Current U.S. policy appears to be that, while law enforcement does not encourage the ransomware payment, and it presents legal issues with respect to things such as U.S./U.N. sanctions, money laundering and cryptocurrency regulation and providing “material support” to bad guys, law enforcement will turn a blind eye to such payments—neither encouraging them nor outright prohibiting them. This is similar to the U.S. position about physical kidnapping and ransom. It may violate some laws, and the official position is to discourage it, “but if it was MY family …”. Indeed, insurance companies provide KRE (Kidnap, Ransom and Extortion) policies and cybercrime policies that are part of an effective program to respond to physical or electronic hostage-taking.


The Post concluded that “An anti-ransom law would be a dramatic step, but it’s the route to a dramatically positive result”. If you were on the operating table when the robot performing your surgery was shut down because the hospital refused to pay $500 to get it up and running, I’m not sure you would agree with the “dramatically positive result”.

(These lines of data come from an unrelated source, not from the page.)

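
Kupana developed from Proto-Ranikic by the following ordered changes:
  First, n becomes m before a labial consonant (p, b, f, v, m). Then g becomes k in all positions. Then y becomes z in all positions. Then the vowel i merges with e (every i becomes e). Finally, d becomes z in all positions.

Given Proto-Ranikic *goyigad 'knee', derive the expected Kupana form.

Kupana: *goyigad
  goyigad (rule 1 does not apply)
  goyigad → koyikad   [unconditioned shift]
  koyikad → kozikad   [unconditioned shift]
  kozikad → kozekad   [vowel merger]
  kozekad → kozekaz   [unconditioned shift]
  giving Kupana kozekaz.

kozekaz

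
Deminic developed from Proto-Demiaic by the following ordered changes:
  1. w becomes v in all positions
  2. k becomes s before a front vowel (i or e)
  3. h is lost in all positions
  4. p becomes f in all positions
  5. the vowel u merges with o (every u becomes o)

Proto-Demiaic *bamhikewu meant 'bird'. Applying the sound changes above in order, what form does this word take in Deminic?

Deminic: *bamhikewu > bamhikevu > bamhisevu > bamisevu > bamisevo  (by unconditioned shift, palatalisation, h-loss, vowel merger)

bamisevo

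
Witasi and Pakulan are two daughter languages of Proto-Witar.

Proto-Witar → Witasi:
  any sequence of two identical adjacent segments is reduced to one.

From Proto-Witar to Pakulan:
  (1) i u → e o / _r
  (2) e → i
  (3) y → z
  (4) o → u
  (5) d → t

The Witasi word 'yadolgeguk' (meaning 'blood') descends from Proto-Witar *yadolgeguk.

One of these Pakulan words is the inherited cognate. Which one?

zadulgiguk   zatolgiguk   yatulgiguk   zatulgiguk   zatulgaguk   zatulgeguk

zatulgiguk

Pakulan: *yadolgeguk
  yadolgeguk (rule 1 does not apply)
  yadolgeguk → yadolgiguk   [vowel merger]
  yadolgiguk → zadolgiguk   [unconditioned shift]
  zadolgiguk → zadulgiguk   [vowel merger]
  zadulgiguk → zatulgiguk   [unconditioned shift]
  giving Pakulan zatulgiguk.
The other candidates each miss or misapply at least one Pakulan change.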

US mayors: No more ransomware payments


More than 225 U.S. mayors agreed to not pay a ransom in the event of a cyberattack, according to the 2019 list of resolutions from the U.S. Conference of Mayors. Paying a ransom “encourages continued attacks” on government entities and financially supports malicious actors, the mayors said. The group has a “vested interest in de-incentivising” future attacks. There have been at least 170 cyberattacks on country, city or state government systems since 2013 and 22 happened in 2019, according to the mayors’ resolution. High profile attacks, like Baltimore’s, have gained national attention.


To pay or not to pay? What is more important to you? Economics or morality?


Paying a ransom is always a gamble: There’s no guarantee victims will have their records or full operations restored, there’s also no promise the attackers didn’t keep a digital copy and it almost certainly fuel another attack of some kind.